Baseball Hall of Fame Voting is a Joke


I'm not a fan of Halls of Fame (or is it "Hall of Fames"?). It is voted on by people who, mostly, never actually played the game. For some ungodly reason, there is a morals hurdle that voters seem to want to place on the nominees. And the voting makes no sense.

It's a bit of old news that Andre Dawson finally got enough votes to get into the Hall. Apparently 2010 was when he was worthy of making it because he wasn't close his first eight years on the ballot. I guess this extra year of not adding anything to his career made a difference.

That's the old argument. Either you are a Hall of Famer or you are not. We've heard all this before (note: read this article about how it took Joe DiMaggio three years on the ballot before he got into the Hall).

Here is my problem: David Segui got a vote.

Yes, someone who is given a vote for the Baseball Hall of Fame decided that David Segui should be in. What? And Ray Allen thinks the fans get All-Star voting wrong. This is David Segui who had a career .291 batting average, 139 home runs and 684 RBIs (or is it RsBI?) in 15 seasons. Segui played for the Orioles, Mets, Expos, Mariners, Blue Jays, Rangers, Indians and the Orioles again. He also admitted to using steroids and HGH.

Even diehard baseball fans probably haven't thought of Segui for years until reading this. Yet one voter honestly believes that he deserves to be in the Hall of Fame. Roger Maris, Pete Rose, Mark McGwire and Joe Jackson are out ... but Segui can be in?

That's ridiculous and that voter should have his "voting honor" taken away immediately. These Hall voters are the first one to tell you how high and mighty they are and how big of a responsibility it is to have a vote. They are first to tell you that fans have no idea what a Hall of Famer really is. Yet, David Segui.

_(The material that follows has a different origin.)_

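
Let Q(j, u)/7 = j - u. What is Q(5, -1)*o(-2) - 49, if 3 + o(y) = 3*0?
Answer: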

Segui hit more than 20 home runs in a season ... once. He drove in more than 100 RBIs ... once. He played more than 150 games in a season just three times. He is not a Hall of Famer by any way of looking at it. Well, there is one way that gets him in -- whomever voted for him.

If you read the linked article above, you'll see that only half of the voters voted for DiMaggio on his first ballot. Even two years later when he was finally voted in, there were over 11% of voters that felt he still shouldn't be in. So you have voters who believe that DiMaggio wasn't a Hall of Famer and one guy who thinks Segui is??? You've got to be kidding me!

Heck, on this last ballot, two people felt Ellis Burks was a Hall of Famer. Two people voted for Eric Karros. Kevin Appier and Pat Hentgen each got a vote. Yet five-percent of voters didn't think Babe Ruth deserved to go into the Hall when he was elected.